Un jour, un mythe - Le mythe de Pandore

Texte :

Chaque jour, un nouveau mythe à dévorer dans votre calendrier de l'avent mythologique ! Retrouvez-les tous dans la Bibliothèque mythologique idéale ! Par Laure de Chantal

C’est que les dieux ont caché ce qui fait vivre les hommes ; sinon, sans effort, tu travaillerais un jour, pour récolter de quoi vivre toute une année sans rien faire ; vite, au-dessus de la fumée, tu pendrais le gouvernail, et c’en serait fini du travail des bœufs et des mules patientes. Mais Zeus t’a caché ta vie, le jour où, l’âme en courroux, il se vit dupé par Prométhée aux pensers fourbes. De ce jour aux hommes il prépara de tristes soucis. Il leur cacha le feu.
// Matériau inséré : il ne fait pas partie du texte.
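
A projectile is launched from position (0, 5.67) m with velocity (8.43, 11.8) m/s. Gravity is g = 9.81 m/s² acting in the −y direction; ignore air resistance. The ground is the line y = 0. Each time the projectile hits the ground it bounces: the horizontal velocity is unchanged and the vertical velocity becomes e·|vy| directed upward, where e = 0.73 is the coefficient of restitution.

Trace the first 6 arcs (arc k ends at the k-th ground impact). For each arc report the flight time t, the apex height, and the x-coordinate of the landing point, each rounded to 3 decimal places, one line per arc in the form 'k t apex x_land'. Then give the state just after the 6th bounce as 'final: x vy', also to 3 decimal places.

Arc 1: start y=5.670, vy=11.800 → t=2.816, apex=12.767, x_land=23.740, impact vy=-15.827
  bounce: vy ← 0.73·15.827 = 11.554
Arc 2: start y=0.000, vy=11.554 → t=2.355, apex=6.803, x_land=43.597, impact vy=-11.554
  bounce: vy ← 0.73·11.554 = 8.434
Arc 3: start y=0.000, vy=8.434 → t=1.719, apex=3.626, x_land=58.092, impact vy=-8.434
  bounce: vy ← 0.73·8.434 = 6.157
Arc 4: start y=0.000, vy=6.157 → t=1.255, apex=1.932, x_land=68.674, impact vy=-6.157
  bounce: vy ← 0.73·6.157 = 4.495
Arc 5: start y=0.000, vy=4.495 → t=0.916, apex=1.030, x_land=76.398, impact vy=-4.495
  bounce: vy ← 0.73·4.495 = 3.281
Arc 6: start y=0.000, vy=3.281 → t=0.669, apex=0.549, x_land=82.037, impact vy=-3.281
  bounce: vy ← 0.73·3.281 = 2.395

1 2.816 12.767 23.740
2 2.355 6.803 43.597
3 1.719 3.626 58.092
4 1.255 1.932 68.674
5 0.916 1.030 76.398
6 0.669 0.549 82.037
final: 82.037 2.395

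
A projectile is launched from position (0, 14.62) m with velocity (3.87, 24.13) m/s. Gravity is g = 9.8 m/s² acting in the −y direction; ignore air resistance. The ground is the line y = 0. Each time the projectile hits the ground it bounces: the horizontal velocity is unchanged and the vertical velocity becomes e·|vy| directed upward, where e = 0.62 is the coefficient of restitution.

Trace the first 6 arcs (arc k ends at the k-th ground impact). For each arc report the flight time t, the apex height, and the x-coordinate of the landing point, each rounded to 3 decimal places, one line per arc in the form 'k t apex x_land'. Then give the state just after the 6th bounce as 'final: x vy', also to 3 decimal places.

Arc 1: start y=14.620, vy=24.130 → t=5.470, apex=44.327, x_land=21.169, impact vy=-29.476
  bounce: vy ← 0.62·29.476 = 18.275
Arc 2: start y=0.000, vy=18.275 → t=3.730, apex=17.039, x_land=35.602, impact vy=-18.275
  bounce: vy ← 0.62·18.275 = 11.330
Arc 3: start y=0.000, vy=11.330 → t=2.312, apex=6.550, x_land=44.551, impact vy=-11.330
  bounce: vy ← 0.62·11.330 = 7.025
Arc 4: start y=0.000, vy=7.025 → t=1.434, apex=2.518, x_land=50.099, impact vy=-7.025
  bounce: vy ← 0.62·7.025 = 4.355
Arc 5: start y=0.000, vy=4.355 → t=0.889, apex=0.968, x_land=53.539, impact vy=-4.355
  bounce: vy ← 0.62·4.355 = 2.700
Arc 6: start y=0.000, vy=2.700 → t=0.551, apex=0.372, x_land=55.672, impact vy=-2.700
  bounce: vy ← 0.62·2.700 = 1.674

1 5.470 44.327 21.169
2 3.730 17.039 35.602
3 2.312 6.550 44.551
4 1.434 2.518 50.099
5 0.889 0.968 53.539
6 0.551 0.372 55.672
final: 55.672 1.674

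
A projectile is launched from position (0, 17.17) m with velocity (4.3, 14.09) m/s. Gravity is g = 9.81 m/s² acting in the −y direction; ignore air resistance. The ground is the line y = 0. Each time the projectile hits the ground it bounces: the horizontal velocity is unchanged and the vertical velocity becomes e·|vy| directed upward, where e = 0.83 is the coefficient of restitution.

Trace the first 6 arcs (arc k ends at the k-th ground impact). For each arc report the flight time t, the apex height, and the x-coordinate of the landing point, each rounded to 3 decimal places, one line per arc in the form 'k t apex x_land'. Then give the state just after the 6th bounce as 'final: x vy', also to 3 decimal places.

Arc 1: start y=17.170, vy=14.090 → t=3.795, apex=27.289, x_land=16.318, impact vy=-23.139
  bounce: vy ← 0.83·23.139 = 19.205
Arc 2: start y=0.000, vy=19.205 → t=3.915, apex=18.799, x_land=33.155, impact vy=-19.205
  bounce: vy ← 0.83·19.205 = 15.940
Arc 3: start y=0.000, vy=15.940 → t=3.250, apex=12.951, x_land=47.129, impact vy=-15.940
  bounce: vy ← 0.83·15.940 = 13.230
Arc 4: start y=0.000, vy=13.230 → t=2.697, apex=8.922, x_land=58.728, impact vy=-13.230
  bounce: vy ← 0.83·13.230 = 10.981
Arc 5: start y=0.000, vy=10.981 → t=2.239, apex=6.146, x_land=68.354, impact vy=-10.981
  bounce: vy ← 0.83·10.981 = 9.114
Arc 6: start y=0.000, vy=9.114 → t=1.858, apex=4.234, x_land=76.345, impact vy=-9.114
  bounce: vy ← 0.83·9.114 = 7.565

1 3.795 27.289 16.318
2 3.915 18.799 33.155
3 3.250 12.951 47.129
4 2.697 8.922 58.728
5 2.239 6.146 68.354
6 1.858 4.234 76.345
final: 76.345 7.565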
Mais ce fut encore le brave fils de Japet qui alors, pour les hommes, le vola au sage Zeus, dans le creux d’une férule, et trompa l’œil du dieu qui lance la foudre.
Et, courroucé, Zeus qui assemble les nuées lui dit : « Fils de Japet, qui en sais plus que tous les autres, tu ris d’avoir volé le feu et trompé mon âme, pour ton plus grand malheur, à toi, comme aux hommes à naître : moi, en place du feu, je leur ferai présent d’un mal, en qui tous, au fond du cœur, se complairont à entourer d’amour leur propre malheur. »
Il dit et éclate de rire, le père des dieux et des hommes ; et il commande à l’illustre Héphaïstos de tremper d’eau un peu de terre sans tarder, d’y mettre la voix et les forces d’un être humain et d’en former, à l’image des déesses immortelles, un beau corps aimable de vierge ; Athéné lui apprendra ses travaux, le métier qui tisse mille couleurs ; Aphrodite d’or sur son front répandra la grâce, le douloureux désir, les soucis qui brisent les membres, tandis qu’un esprit impudent, un cœur artificieux seront, sur l’ordre de Zeus, mis en elle par Hermès, le Messager, tueur d’Argos.
Il dit, et tous obéissent au seigneur Zeus, fils de Cronos. En hâte, l’illustre Boiteux modèle dans la terre la forme d’une chaste vierge, selon le vouloir du Cronide. La déesse aux yeux pers, Athéné, la pare et lui noue sa ceinture. Autour de son cou les Grâces divines, l’auguste Persuasion mettent des colliers d’or ; tout autour d’elle les Heures aux beaux cheveux disposent en guirlandes des fleurs printanières. Pallas Athéné ajuste sur son corps toute sa parure. Et, dans son sein, le Messager, tueur d’Argos, crée mensonges, mots trompeurs, cœur artificieux, ainsi que le veut Zeus aux lourds grondements.
Puis, héraut des dieux, il met en elle la parole et à cette femme il donne le nom de « Pandore », parce que ce sont tous les habitants de l’Olympe qui, avec ce présent, font présent du malheur aux hommes qui mangent le pain. Son piège ainsi creusé, aux bords abrupts et sans issue, le Père des dieux dépêche à Épiméthée, avec le présent des dieux, l’illustre Tueur d’Argos, rapide messager. Épiméthée ne songe point à ce que lui a dit Prométhée : que jamais il n’accepte un présent de Zeus Olympien, mais le renvoie à qui l’envoie, s’il veut épargner un malheur aux mortels. Il accepte et, quand il subit son malheur, comprend.
La race humaine vivait auparavant sur la terre à l’écart et à l’abri des peines, de la dure fatigue, des maladies douloureuses, qui apportent le trépas aux hommes. Car les hommes vieillissent vite dans la misère. Mais la femme, enlevant de ses mains le large couvercle de la jarre, les dispersa par le monde et prépara aux hommes de tristes soucis. Seul, l’Espoir restait là, à l’intérieur de son infrangible prison, sans passer les lèvres de la jarre, et ne s’envola pas au-dehors, car Pandore déjà avait replacé le couvercle, par le vouloir de Zeus, assembleur de nuées, qui porte l’égide. Mais des tristesses en revanche errent innombrables au milieu des hommes : la terre est pleine de maux, la mer en est pleine ! Les maladies, les unes de jour, les autres de nuit, à leur guise, visitent les hommes, apportant la souffrance aux mortels – en silence, car le sage Zeus leur a refusé la parole. Ainsi donc il n’est nul moyen d’échapper aux desseins de Zeus.

Hésiode, Les Travaux et les Jours, v. 42 et suiv.